Newer approaches in development include JAK inhibitors, which target a different inflammatory signaling pathway, and drugs that restore the function of a key enzyme needed for corticosteroids to work properly. These are aimed specifically at people whose asthma doesn’t respond to current options.

Long-Term Outlook

Intrinsic asthma tends to follow a more aggressive course than its allergic counterpart. A 10-year follow-up study of 180 adults found that people with intrinsic asthma lost lung function at roughly 50 milliliters of FEV1 per year, compared to 22.5 milliliters per year in those with allergic asthma. That’s more than double the rate. The decline also accelerated with age in both groups, but the gap remained consistent.

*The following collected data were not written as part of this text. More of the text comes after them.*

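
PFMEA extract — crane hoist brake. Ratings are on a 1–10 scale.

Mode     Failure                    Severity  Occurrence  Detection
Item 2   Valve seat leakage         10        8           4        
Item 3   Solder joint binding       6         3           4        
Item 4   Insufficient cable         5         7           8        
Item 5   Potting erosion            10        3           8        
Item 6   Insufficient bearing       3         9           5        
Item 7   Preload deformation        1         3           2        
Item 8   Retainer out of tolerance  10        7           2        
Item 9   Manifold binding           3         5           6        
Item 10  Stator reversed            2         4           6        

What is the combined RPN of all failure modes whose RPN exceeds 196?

RPN = Severity × Occurrence × Detection:
  Item 2: 10 × 8 × 4 = 320
  Item 3: 6 × 3 × 4 = 72
  Item 4: 5 × 7 × 8 = 280
  Item 5: 10 × 3 × 8 = 240
  Item 6: 3 × 9 × 5 = 135
  Item 7: 1 × 3 × 2 = 6
  Item 8: 10 × 7 × 2 = 140
  Item 9: 3 × 5 × 6 = 90
  Item 10: 2 × 4 × 6 = 48
RPN > 196: Item 2 (320), Item 4 (280), Item 5 (240).
Sum: 320 + 280 + 240 = 840.

840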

Interestingly, the factors predicting worse outcomes differed between types. In intrinsic asthma, greater airway variability at diagnosis, meaning larger swings in lung function with bronchodilator use, predicted a steeper decline. In allergic asthma, the degree of baseline obstruction and need for corticosteroids were better predictors. This difference reinforces that the two forms of asthma aren’t just triggered differently; they behave differently over time.

The faster rate of decline makes consistent monitoring and early treatment escalation particularly important for people with intrinsic asthma. Regular spirometry, tracking of symptoms, and reassessment of the treatment plan can help slow the progression and preserve lung function over the long term.